Published June 13, 2012 12:24 pm

This is an archived article that was published on sltrib.com in 2012, and information in the article may be outdated. It is provided only for personal research purposes and may not be reprinted.

Walking through a store parking lot recently, Carl Arky saw two cars with dogs locked inside. It was 85 degrees that day, and Arky knew the animals could be in trouble.

"The cars were in the sun, not in the shade," Arky recalled. "People don't think about, or maybe they are just not aware, that animals have a hard time getting rid of the heat."

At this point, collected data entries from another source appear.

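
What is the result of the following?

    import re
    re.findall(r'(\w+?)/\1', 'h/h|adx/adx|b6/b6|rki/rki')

['h', 'adx', 'b6', 'rki']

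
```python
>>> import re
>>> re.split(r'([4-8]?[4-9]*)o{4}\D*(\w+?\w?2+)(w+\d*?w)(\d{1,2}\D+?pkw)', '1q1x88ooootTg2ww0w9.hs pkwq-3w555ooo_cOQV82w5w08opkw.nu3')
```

['1q1x', '88', 'g2', 'ww0w', '9.hs pkw', 'q-3w555ooo_cOQV82w5w08opkw.nu3']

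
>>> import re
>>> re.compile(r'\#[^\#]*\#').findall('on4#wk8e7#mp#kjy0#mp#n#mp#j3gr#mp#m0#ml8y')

With no groups in the pattern, `findall` gives back each whole match — 5 here.

['#wk8e7#', '#kjy0#', '#n#', '#j3gr#', '#m0#']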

Now that temperatures are rising, it's time for a seasonal reminder never to leave pets in parked cars on hot days. On an 85-degree day, a car with windows cracked open will reach a temperature of 102 degrees in 10 minutes, or 120 degrees in 20 minutes, said Arky, Utah Humane Society spokesman.

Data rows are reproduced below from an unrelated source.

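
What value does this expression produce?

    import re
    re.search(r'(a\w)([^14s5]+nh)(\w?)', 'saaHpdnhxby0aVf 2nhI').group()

The match spans [1:20] → 'aaHpdnhxby0aVf 2nhI'.

'aaHpdnhxby0aVf 2nhI'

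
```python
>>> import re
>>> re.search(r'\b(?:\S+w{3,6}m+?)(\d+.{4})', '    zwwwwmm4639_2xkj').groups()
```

('4639_2xk',)

Pattern: a word boundary (`\b`, zero-width); then one or more of a non-whitespace character, then 3 to 6 of the literal 'w', then one or more of a literal 'm' (lazy) (non-capturing group); then one or more of a digit, then exactly 4 of any character (captured).
Unlike `match`, `search` isn't anchored — it looks for the pattern anywhere in the string.
The match spans [4:19] → 'zwwwwmm4639_2xk'.
Captured: group 1 = '4639_2xk'.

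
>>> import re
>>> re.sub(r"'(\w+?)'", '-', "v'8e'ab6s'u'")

'v-ab6s-'

Matches: at [1:5] → "'8e'"; at [9:12] → "'u'".
`sub` substitutes '-' at each match site.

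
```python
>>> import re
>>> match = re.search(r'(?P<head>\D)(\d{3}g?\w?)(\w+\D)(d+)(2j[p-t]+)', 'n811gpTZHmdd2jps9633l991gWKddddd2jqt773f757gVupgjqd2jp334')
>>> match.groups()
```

('n', '811gp', 'TZHmdd2jps9633l991gWKddddd2jqt773f757gVupgjq', 'd', '2jp')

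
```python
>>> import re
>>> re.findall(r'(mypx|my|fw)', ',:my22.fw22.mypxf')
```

['my', 'fw', 'mypx']

The regex engine tests alternatives in the order written; an earlier branch that matches wins even if a later one would match more.
One capturing group, so `findall` returns just the captured substring from each match — 3 in all.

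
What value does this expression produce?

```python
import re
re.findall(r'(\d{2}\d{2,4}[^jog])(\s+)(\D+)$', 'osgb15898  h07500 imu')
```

[('07500', ' ', 'imu')]

This matches exactly 2 of a digit, then 2 to 4 of a digit, then any character except [jog] (captured); then one or more of whitespace (captured); then one or more of a non-digit (captured); then anchored at the end.
Multiple groups make `findall` return tuples — one 3-tuple for the one match.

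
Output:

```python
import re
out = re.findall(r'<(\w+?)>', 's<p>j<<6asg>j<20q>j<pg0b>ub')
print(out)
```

['p', '6asg', '20q', 'pg0b']

Because there's exactly one group, `findall` drops the full match and keeps group 1 from each hit.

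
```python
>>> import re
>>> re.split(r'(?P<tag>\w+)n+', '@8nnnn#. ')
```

['@', '8nnn', '#. ']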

His reminder is timely. The weather forecast through Monday calls for temperatures in the low to upper 80s each day.

"You just have to use as much foresight and common sense as you have," Arky said. "If it's over 60 degrees, just leave them home if you have to run into the store."

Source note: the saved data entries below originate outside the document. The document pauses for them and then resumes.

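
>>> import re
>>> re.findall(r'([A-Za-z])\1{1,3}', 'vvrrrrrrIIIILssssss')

After group 1 captures some text, `\1` only succeeds where that same text appears again.
One capturing group, so `findall` returns just the captured substring from each match — 6 in all.

['v', 'r', 'r', 'I', 's', 's']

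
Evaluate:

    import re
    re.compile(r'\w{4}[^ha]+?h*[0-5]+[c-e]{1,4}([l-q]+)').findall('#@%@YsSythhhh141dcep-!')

['p']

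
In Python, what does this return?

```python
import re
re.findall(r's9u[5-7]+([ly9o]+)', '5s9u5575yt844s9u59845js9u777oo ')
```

['y', '9', 'oo']

Pattern: the literal 's9u', then one or more of a character in [5-7]; then one or more of one of [ly9o] (captured).
`findall` collects group 1 from each match (3 total).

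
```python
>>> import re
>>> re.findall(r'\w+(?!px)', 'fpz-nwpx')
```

['fpz', 'nwpx']

`(?!…)`/`(?<!…)` only lets a position through if the neighbouring text does NOT match; no characters are consumed.
Matches: at [0:3] → 'fpz'; at [4:8] → 'nwpx'.
`findall` yields the raw match text (2 of them) because the pattern has no groups.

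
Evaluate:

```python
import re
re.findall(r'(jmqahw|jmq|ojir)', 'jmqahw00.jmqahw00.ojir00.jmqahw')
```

`|` is ordered: at each position the engine commits to the first alternative that works.
Matches: at [0:6] match 'jmqahw', group 1 = 'jmqahw'; at [9:15] match 'jmqahw', group 1 = 'jmqahw'; at [18:22] match 'ojir', group 1 = 'ojir'; at [25:31] match 'jmqahw', group 1 = 'jmqahw'.
With a single group, `findall` returns only what that group captured — 4 items.

['jmqahw', 'jmqahw', 'ojir', 'jmqahw']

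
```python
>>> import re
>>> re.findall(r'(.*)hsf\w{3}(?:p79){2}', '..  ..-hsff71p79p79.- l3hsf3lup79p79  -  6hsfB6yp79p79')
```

['..  ..-hsff71p79p79.- l3hsf3lup79p79  -  6']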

Dogs don't sweat to cool themselves down like humans do, and pets may get heat stroke, Arky said.

On that recent Sunday afternoon, Arky called the police to report the dogs in danger, then spoke to the store manager. The manager put out an announcement over the loudspeaker.

Police have legal authority to break a vehicle's window if a dog is unresponsive, said April Harris, associate director of Salt Lake County Animal Services. When police officers arrive, they use temperature gauges to determine how hot the car's dashboard is, then observe the animal's condition. If the animal is panting, police attempt to track down the car's owner. If it is unresponsive, police break the car's window.

Harris said police resort to breaking windows three to four times each summer.

"Animals are fairly resilient, but you don't want to push it too far," Arky said. "If it's 85 degrees and you go in the store for 10 minutes, you are taking your chances. Their systems can go into distress, and then you are looking at major veterinary bills."

Beside leaving the pets at home, Arky suggests leaving the car running with the air conditioning on if owners do not feel comfortable leaving them outside.

Arky has three dogs, and says he thinks of his dogs as part of the family, and wouldn't leave his dogs in the car.

"It's the same thing with your kid, you wouldn't leave them in the car for 10 minutes," he said.